Amore, quanto ci fa soffrire… Eppure io questa tipa me la ricordo alle manifestazioni del Papa, me la ricordo alle ragioni della sicurezza di
Bruxelles, me la ricordo alle manifestazioni proclericali del
Vaticano. Eppure, eppure, eppure…. La mia lei sembra scomparsa nel
vuoto, rosa dall’invidia delle donne che aveva vicino. Eppure la
amavano, e le stavano accanto. Eppure niente, quando l’ho vista
arrivare, al Vaticano, le ho regalato un fiore. Possibile che di me
non si ricordi per niente? Eppure, era così bella, eppure, era così à
la page, eppure, di me si ricordava soltanto al momento del bisogno?
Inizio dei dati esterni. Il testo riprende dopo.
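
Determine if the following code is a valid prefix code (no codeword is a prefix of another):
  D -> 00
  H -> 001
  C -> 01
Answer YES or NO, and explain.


Checking each pair (does one codeword prefix another?):
  D='00' vs H='001': prefix -- VIOLATION

NO -- this is NOT a valid prefix code. D (00) is a prefix of H (001).


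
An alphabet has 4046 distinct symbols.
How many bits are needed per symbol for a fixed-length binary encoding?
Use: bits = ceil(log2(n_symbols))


log2(4046) = 11.9823
Bracket: 2^11 = 2048 < 4046 <= 2^12 = 4096
So ceil(log2(4046)) = 12

bits = ceil(log2(4046)) = ceil(11.9823) = 12 bits


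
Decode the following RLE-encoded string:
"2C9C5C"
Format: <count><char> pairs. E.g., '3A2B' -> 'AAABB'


Expanding each <count><char> pair:
  2C -> 'CC'
  9C -> 'CCCCCCCCC'
  5C -> 'CCCCC'

Decoded = CCCCCCCCCCCCCCCC


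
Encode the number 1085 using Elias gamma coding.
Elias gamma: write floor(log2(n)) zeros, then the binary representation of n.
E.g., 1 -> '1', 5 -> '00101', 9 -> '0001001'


num_bits = floor(log2(1085)) + 1 = 11
leading_zeros = num_bits - 1 = 10
binary(1085) = 10000111101

Elias gamma(1085) = '0000000000' + '10000111101' = 000000000010000111101 (21 bits)


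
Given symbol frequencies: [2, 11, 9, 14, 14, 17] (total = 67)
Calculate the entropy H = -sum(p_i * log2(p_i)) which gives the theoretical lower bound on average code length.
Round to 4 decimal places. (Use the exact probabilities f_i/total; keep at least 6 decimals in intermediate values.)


Per-symbol terms -p_i * log2(p_i) with p_i = f_i/67:
  p = 2/67 = 0.029851: log2(p) = -5.066089, -p*log2(p) = 0.151227
  p = 11/67 = 0.164179: log2(p) = -2.606658, -p*log2(p) = 0.427959
  p = 9/67 = 0.134328: log2(p) = -2.896164, -p*log2(p) = 0.389037
  p = 14/67 = 0.208955: log2(p) = -2.258734, -p*log2(p) = 0.471974
  p = 14/67 = 0.208955: log2(p) = -2.258734, -p*log2(p) = 0.471974
  p = 17/67 = 0.253731: log2(p) = -1.978626, -p*log2(p) = 0.502040
H = 0.151227 + 0.427959 + 0.389037 + 0.471974 + 0.471974 + 0.502040 = 2.414211

H = 2.4142 bits/symbol


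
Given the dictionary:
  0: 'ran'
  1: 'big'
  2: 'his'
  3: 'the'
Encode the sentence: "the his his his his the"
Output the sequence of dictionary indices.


Look up each word in the dictionary:
  'the' -> 3
  'his' -> 2
  'his' -> 2
  'his' -> 2
  'his' -> 2
  'the' -> 3

Encoded: [3, 2, 2, 2, 2, 3]


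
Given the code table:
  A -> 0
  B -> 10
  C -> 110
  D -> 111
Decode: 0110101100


Decoding:
0 -> A
110 -> C
10 -> B
110 -> C
0 -> A


Result: ACBCA


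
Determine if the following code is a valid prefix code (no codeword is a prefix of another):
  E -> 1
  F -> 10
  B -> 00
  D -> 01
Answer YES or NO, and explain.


Checking each pair (does one codeword prefix another?):
  E='1' vs F='10': prefix -- VIOLATION

NO -- this is NOT a valid prefix code. E (1) is a prefix of F (10).


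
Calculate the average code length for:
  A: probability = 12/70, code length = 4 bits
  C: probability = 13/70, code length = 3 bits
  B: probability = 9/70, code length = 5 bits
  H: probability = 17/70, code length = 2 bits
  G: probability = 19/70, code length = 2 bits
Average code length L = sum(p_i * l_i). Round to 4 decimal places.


Weighted contributions p_i * l_i:
  A: (12/70) * 4 = 48/70
  C: (13/70) * 3 = 39/70
  B: (9/70) * 5 = 45/70
  H: (17/70) * 2 = 34/70
  G: (19/70) * 2 = 38/70
Sum = (48 + 39 + 45 + 34 + 38)/70 = 204/70

L = 204/70 = 2.9143 bits/symbol


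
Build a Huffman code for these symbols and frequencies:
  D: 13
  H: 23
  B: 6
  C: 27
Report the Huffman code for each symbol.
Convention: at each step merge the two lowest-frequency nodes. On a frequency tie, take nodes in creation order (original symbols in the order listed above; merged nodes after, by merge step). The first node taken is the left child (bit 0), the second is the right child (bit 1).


Huffman tree construction:
Step 1: Merge B(6) + D(13) = 19
Step 2: Merge (B+D)(19) + H(23) = 42
Step 3: Merge C(27) + ((B+D)+H)(42) = 69
Read each symbol's code off the tree from the root (left child = 0, right child = 1).

Codes:
  D: 101 (length 3)
  H: 11 (length 2)
  B: 100 (length 3)
  C: 0 (length 1)
Average code length: 130/69 = 1.8841 bits/symbol


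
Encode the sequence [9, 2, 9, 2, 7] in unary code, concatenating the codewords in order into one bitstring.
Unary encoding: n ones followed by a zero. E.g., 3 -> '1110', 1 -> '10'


Encode each number as n ones followed by a terminating 0:
  9 -> 1111111110 (10 bits)
  2 -> 110 (3 bits)
  9 -> 1111111110 (10 bits)
  2 -> 110 (3 bits)
  7 -> 11111110 (8 bits)
Total length = 10 + 3 + 10 + 3 + 8 = 34 bits.

Unary([9, 2, 9, 2, 7]) = 1111111110110111111111011011111110 (34 bits)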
Impossibile, mi dice il cuore, ma soffrisse veramente di Alzheimer?
Perché di me si ricorda a tratti, eppure nel mondo della sicurezza
sono famoso. Me la ricordo alle manifestazioni pro pellegrini, tema di
cui si è sempre interessata, e me la ricordo bene. Era una tipetta
niente male che andava in giro in gonnellina, e che andava in giro in
gonnellina perché d’estate faceva sempre caldo. E continua ad andare
in giro in gonnellina perché recupera il tempo perduto mettendosi in
vista, in bella vista, davanti agli altri. E apparendo conforme alle
proprie richieste. Ecco come si era presentata: “Sono S. da Roma”. E
mi aveva fatto vedere le cartoline di casa propria. Come una
desaparacidos, ecco come si era presentata, che il Papa, mio grande
amico, era solito dire che sono i desaparacidos vanno in giro con le
cartoline di casa propria. E le aveva dato 2 milioni di euro, poi
defraudati, per i futuri “cuccioli”. Cuccioli che sarebbero stati i
nostri. Ecco cosa sarebbero stati i cuccioli, i nostri e di nessun
altro. Di nessun altro perché a nessun altro, in quel momento e in
quelle circostanze, sarebbe venuto in mente di fare figli. Ma dove
sono andati quei due milioni di euro? Sono andati in opere benefiche,
ecco dove sono andati, ecco che fine hanno fatto. E hanno fatto una
buona fine, spartiti tra pensionati e altolocati pensatori. Che dire,
l’amore è amore, su questo non c’è dubbio.